Bisnis.com, CIREBON - Anggota Komisi VIII Dewan Perwakilan Rakyat (DPR) Republik Indonesia, Selly Andriani Gantina menyoroti pentingnya evaluasi terhadap biro perjalanan atau travel penyelenggara perjalanan umrah (PPU) yang memberangkatkan jamaah.
Hal ini dilakukan pascakecelakaan tragis terjadi di jalan lintas Madinah-Mekkah pada Kamis (20/3/2025) yang menimpa rombongan jamaah umrah asal Indonesia. Insiden tersebut menewaskan beberapa jamaah dan melukai puluhan lainnya.
"Berdasarkan informasi yang kami peroleh, travel yang memberangkatkan korban kecelakaan ini tidak memberikan perlindungan yang memadai. Padahal, seharusnya setiap penyelenggara perjalanan, termasuk PPU, wajib melindungi jamaah dengan asuransi," kata Selly, Selasa (25/3/2025).
Selly menyayangkan hingga saat ini masih ada travel yang mengabaikan aspek perlindungan jamaah.
"Jika terjadi hal yang tidak diinginkan seperti kecelakaan ini, negara wajib hadir untuk melindungi warganya. Sayangnya, sistem perlindungan ini belum berjalan secara optimal," katanya menambahkan.
Ia juga meminta Kementerian Agama untuk lebih tegas dalam melakukan pengawasan terhadap travel-travel yang tidak memenuhi standar perlindungan jamaah.
Baca Juga
Selain masalah travel, Selly juga menyoroti fenomena semakin maraknya jamaah umrah yang berangkat secara mandiri atau dengan sistem backpacker. Hal ini semakin meningkat setelah Pemerintah Arab Saudi memberikan kemudahan dalam pengurusan visa umrah.
"Kondisi ini berisiko karena mereka tidak memiliki perlindungan yang jelas. Jamaah yang berangkat secara mandiri tidak terkoordinasi dengan Kementerian Agama, sehingga jika terjadi sesuatu, mereka tidak memiliki perlindungan hukum maupun asuransi," jelasnya.
Dia mengingatkan banyak kasus penipuan umrah yang menimpa jamaah akibat kelalaian dalam memilih penyelenggara perjalanan.
Menurut Selly, pemerintah perlu mencari solusi untuk mengatasi tren umrah mandiri ini agar tetap ada mekanisme perlindungan bagi jamaah.
DPR RI saat ini tengah membahas perubahan terhadap Undang-Undang Penyelenggaraan Ibadah Haji dan Umrah. Selly menjelaskan bahwa regulasi yang lebih ketat sangat dibutuhkan untuk mengawasi penyelenggaraan umrah dengan lebih baik.

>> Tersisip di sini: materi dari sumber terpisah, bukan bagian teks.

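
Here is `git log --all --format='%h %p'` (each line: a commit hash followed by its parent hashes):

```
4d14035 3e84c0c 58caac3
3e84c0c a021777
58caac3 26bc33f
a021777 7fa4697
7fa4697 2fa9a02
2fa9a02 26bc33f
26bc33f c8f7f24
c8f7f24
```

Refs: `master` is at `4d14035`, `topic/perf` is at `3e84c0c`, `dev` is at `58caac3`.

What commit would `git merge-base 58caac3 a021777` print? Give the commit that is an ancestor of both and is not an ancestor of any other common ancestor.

26bc33f

Ancestors of 58caac3: {26bc33f, 58caac3, c8f7f24}.
Ancestors of a021777: {26bc33f, 2fa9a02, 7fa4697, a021777, c8f7f24}.
Common ancestors: {26bc33f, c8f7f24}.
Among these, 26bc33f is not an ancestor of any other common ancestor — it is the merge base.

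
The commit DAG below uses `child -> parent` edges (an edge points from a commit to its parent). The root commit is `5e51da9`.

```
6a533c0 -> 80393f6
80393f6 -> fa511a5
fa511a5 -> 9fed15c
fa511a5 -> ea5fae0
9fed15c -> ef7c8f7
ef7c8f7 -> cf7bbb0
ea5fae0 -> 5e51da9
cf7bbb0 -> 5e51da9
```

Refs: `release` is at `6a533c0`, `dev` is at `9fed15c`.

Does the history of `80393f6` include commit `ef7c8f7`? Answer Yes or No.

Ancestors of 80393f6 (commits reachable by following parents): {5e51da9, 80393f6, 9fed15c, cf7bbb0, ea5fae0, ef7c8f7, fa511a5}.
ef7c8f7 is in that set, so it is an ancestor of 80393f6.

Yes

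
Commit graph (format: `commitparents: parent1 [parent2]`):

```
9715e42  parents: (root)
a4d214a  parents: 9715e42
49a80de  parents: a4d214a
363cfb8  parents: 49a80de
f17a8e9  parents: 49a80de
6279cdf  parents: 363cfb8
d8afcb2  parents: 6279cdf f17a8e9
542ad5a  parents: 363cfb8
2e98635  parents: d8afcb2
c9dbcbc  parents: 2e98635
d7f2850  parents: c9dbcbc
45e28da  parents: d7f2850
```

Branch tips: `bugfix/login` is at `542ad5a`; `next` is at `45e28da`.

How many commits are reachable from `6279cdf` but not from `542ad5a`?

Reachable from 6279cdf: {363cfb8, 49a80de, 6279cdf, 9715e42, a4d214a}.
Reachable from 542ad5a: {363cfb8, 49a80de, 542ad5a, 9715e42, a4d214a}.
In 6279cdf's history but not 542ad5a's: {6279cdf} — 1 commit.

1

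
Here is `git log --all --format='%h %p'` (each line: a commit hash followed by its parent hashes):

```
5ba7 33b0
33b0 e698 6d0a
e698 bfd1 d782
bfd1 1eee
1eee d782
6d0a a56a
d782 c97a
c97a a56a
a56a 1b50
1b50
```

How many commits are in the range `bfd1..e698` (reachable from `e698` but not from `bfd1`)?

1

Reachable from e698: {1b50, 1eee, a56a, bfd1, c97a, d782, e698}.
Reachable from bfd1: {1b50, 1eee, a56a, bfd1, c97a, d782}.
In e698's history but not bfd1's: {e698} — 1 commit.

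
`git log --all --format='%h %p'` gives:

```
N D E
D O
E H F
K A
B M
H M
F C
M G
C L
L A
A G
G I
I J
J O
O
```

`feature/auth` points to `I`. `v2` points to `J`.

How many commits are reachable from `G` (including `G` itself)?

Walking parent pointers from G: reachable set = {G, I, J, O}.
That is 4 commits.

4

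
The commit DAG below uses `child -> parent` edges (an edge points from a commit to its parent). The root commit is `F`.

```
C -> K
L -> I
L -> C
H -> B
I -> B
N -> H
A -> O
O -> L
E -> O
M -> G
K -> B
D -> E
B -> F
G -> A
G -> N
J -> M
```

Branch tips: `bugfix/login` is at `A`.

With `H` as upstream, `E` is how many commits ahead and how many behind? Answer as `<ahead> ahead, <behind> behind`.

Reachable from E: {B, C, E, F, I, K, L, O}.
Reachable from H: {B, F, H}.
Only in E's history (ahead): {C, E, I, K, L, O} — 6.
Only in H's history (behind): {H} — 1.

6 ahead, 1 behind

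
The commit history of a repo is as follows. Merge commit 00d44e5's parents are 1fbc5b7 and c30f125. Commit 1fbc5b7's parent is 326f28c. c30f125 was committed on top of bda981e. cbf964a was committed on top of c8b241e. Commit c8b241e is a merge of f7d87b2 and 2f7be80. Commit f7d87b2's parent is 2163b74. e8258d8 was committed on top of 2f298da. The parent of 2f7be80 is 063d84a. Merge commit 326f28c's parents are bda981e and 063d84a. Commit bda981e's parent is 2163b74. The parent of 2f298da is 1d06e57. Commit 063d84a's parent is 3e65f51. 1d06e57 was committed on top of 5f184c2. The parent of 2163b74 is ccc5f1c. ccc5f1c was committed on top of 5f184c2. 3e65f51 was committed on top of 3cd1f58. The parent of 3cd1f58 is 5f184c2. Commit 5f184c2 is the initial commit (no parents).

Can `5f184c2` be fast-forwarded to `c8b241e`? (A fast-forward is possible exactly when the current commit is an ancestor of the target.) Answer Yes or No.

A fast-forward from 5f184c2 to c8b241e is possible iff 5f184c2 is an ancestor of c8b241e.
Ancestors of c8b241e: {063d84a, 2163b74, 2f7be80, 3cd1f58, 3e65f51, 5f184c2, c8b241e, ccc5f1c, f7d87b2}.
5f184c2 is among them, so fast-forward is possible.

Yes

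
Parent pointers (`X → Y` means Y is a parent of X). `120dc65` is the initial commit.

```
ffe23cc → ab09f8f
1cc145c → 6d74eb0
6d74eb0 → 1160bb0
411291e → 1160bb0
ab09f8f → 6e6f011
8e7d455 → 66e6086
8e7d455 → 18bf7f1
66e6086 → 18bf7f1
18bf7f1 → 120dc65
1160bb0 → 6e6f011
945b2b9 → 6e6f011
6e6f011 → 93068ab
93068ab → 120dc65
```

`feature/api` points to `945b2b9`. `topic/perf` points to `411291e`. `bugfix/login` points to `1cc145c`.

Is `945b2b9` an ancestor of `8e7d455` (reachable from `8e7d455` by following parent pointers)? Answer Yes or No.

No

Ancestors of 8e7d455: {120dc65, 18bf7f1, 66e6086, 8e7d455}.
945b2b9 is not in that set, so it is not an ancestor of 8e7d455.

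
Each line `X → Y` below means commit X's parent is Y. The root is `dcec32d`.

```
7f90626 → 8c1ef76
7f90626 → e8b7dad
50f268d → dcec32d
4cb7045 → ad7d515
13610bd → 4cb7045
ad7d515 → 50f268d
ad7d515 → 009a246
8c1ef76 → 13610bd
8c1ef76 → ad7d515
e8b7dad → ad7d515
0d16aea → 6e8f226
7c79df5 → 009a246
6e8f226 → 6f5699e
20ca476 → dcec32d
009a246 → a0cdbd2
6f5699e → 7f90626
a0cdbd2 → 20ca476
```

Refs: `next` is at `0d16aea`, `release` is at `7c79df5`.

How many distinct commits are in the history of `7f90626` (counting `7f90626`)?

Walking parent pointers from 7f90626: reachable set = {009a246, 13610bd, 20ca476, 4cb7045, 50f268d, 7f90626, 8c1ef76, a0cdbd2, ad7d515, dcec32d, e8b7dad}.
That is 11 commits.

11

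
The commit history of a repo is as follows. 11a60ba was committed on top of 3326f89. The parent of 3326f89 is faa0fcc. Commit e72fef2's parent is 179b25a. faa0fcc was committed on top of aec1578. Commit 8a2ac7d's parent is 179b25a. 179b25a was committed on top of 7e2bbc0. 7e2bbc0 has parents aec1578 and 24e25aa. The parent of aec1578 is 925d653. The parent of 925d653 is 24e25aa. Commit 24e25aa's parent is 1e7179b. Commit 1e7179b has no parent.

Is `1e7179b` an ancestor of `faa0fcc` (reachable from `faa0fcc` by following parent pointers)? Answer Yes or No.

Ancestors of faa0fcc (commits reachable by following parents): {1e7179b, 24e25aa, 925d653, aec1578, faa0fcc}.
1e7179b is in that set, so it is an ancestor of faa0fcc.

Yes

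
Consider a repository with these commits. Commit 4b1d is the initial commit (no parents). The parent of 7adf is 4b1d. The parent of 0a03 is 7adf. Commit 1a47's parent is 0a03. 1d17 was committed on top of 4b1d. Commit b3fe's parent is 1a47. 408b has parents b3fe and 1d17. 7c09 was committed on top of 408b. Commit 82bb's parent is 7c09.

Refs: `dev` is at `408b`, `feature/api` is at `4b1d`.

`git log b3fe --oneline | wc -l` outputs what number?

Walking parent pointers from b3fe: reachable set = {0a03, 1a47, 4b1d, 7adf, b3fe}.
That is 5 commits.

5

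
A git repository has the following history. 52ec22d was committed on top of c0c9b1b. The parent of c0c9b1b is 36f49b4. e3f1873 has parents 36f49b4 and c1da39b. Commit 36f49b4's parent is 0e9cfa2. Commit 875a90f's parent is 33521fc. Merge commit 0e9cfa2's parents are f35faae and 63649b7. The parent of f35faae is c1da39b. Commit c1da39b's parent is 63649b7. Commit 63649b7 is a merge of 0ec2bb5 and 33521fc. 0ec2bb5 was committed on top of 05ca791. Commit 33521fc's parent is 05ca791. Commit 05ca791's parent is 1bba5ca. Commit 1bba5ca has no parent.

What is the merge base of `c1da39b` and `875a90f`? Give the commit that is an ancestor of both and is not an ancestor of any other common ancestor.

Ancestors of c1da39b: {05ca791, 0ec2bb5, 1bba5ca, 33521fc, 63649b7, c1da39b}.
Ancestors of 875a90f: {05ca791, 1bba5ca, 33521fc, 875a90f}.
Common ancestors: {05ca791, 1bba5ca, 33521fc}.
Among these, 33521fc is not an ancestor of any other common ancestor — it is the merge base.

33521fc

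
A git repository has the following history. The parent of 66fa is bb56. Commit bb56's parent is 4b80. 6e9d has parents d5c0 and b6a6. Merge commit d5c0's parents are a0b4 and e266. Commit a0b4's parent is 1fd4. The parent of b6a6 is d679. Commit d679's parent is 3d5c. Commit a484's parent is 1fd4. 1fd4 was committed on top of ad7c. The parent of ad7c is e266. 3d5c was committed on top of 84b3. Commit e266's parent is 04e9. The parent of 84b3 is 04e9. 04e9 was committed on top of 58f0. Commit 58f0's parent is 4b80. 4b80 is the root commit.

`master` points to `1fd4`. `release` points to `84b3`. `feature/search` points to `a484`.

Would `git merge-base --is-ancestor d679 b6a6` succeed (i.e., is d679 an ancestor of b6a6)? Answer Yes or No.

Ancestors of b6a6 (commits reachable by following parents): {04e9, 3d5c, 4b80, 58f0, 84b3, b6a6, d679}.
d679 is in that set, so it is an ancestor of b6a6.

Yes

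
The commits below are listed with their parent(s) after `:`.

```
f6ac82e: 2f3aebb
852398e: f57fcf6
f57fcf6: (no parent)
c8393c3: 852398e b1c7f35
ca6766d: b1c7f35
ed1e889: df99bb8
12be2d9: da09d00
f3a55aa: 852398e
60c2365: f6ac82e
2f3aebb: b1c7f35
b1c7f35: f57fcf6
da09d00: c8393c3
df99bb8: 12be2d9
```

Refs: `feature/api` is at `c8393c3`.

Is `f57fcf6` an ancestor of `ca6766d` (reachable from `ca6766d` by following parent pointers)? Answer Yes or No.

Yes

Ancestors of ca6766d (commits reachable by following parents): {b1c7f35, ca6766d, f57fcf6}.
f57fcf6 is in that set, so it is an ancestor of ca6766d.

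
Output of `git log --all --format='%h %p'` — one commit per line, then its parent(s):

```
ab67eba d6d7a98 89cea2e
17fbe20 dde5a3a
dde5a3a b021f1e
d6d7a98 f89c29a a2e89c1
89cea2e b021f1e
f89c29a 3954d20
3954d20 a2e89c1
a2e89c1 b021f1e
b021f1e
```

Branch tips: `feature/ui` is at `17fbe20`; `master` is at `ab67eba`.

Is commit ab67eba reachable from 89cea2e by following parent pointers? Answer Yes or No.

Ancestors of 89cea2e: {89cea2e, b021f1e}.
ab67eba is not in that set, so it is not an ancestor of 89cea2e.

No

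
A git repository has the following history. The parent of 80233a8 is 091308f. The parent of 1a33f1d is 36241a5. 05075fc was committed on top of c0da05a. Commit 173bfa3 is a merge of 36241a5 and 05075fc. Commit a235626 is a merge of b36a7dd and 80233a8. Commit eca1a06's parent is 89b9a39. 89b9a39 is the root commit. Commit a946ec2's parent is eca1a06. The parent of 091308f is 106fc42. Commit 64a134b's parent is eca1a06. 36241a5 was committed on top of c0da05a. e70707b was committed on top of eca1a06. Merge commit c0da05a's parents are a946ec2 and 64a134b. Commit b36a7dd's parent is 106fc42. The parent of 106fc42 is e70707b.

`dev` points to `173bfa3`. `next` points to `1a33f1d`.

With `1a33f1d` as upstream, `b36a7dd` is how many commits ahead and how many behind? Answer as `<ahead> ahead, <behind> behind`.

3 ahead, 5 behind

Reachable from b36a7dd: {106fc42, 89b9a39, b36a7dd, e70707b, eca1a06}.
Reachable from 1a33f1d: {1a33f1d, 36241a5, 64a134b, 89b9a39, a946ec2, c0da05a, eca1a06}.
Only in b36a7dd's history (ahead): {106fc42, b36a7dd, e70707b} — 3.
Only in 1a33f1d's history (behind): {1a33f1d, 36241a5, 64a134b, a946ec2, c0da05a} — 5.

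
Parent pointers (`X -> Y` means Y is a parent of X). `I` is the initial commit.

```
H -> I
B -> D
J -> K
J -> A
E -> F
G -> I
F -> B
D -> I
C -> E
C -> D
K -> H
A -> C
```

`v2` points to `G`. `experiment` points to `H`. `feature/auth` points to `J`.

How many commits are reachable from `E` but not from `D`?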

"Saat ini, badan resmi hanya mengurus ibadah haji. Ke depan, kami menilai perluasan tugas BPH agar juga mengawasi umrah, sehingga Kementerian Agama bisa lebih fokus pada aspek keagamaan," katanya.
Menurutnya, pengawasan yang lebih ketat akan membantu meminimalkan risiko yang dihadapi jamaah umrah, baik yang berangkat melalui travel resmi maupun secara mandiri.
Selly berharap kejadian ini menjadi momentum bagi pemerintah untuk memperbaiki sistem perlindungan jamaah umrah dan haji. "Kami ingin memastikan bahwa jamaah umrah tidak lagi mengalami kesulitan saat menghadapi musibah seperti ini," tegasnya.
Ia juga meminta agar Kementerian Agama berkoordinasi lebih erat dengan otoritas Arab Saudi untuk memastikan jamaah asal Indonesia mendapatkan perlindungan dan pelayanan yang lebih baik.
"Kita tidak ingin ada kejadian serupa terulang di masa depan. Keselamatan jamaah harus menjadi prioritas utama," tutupnya.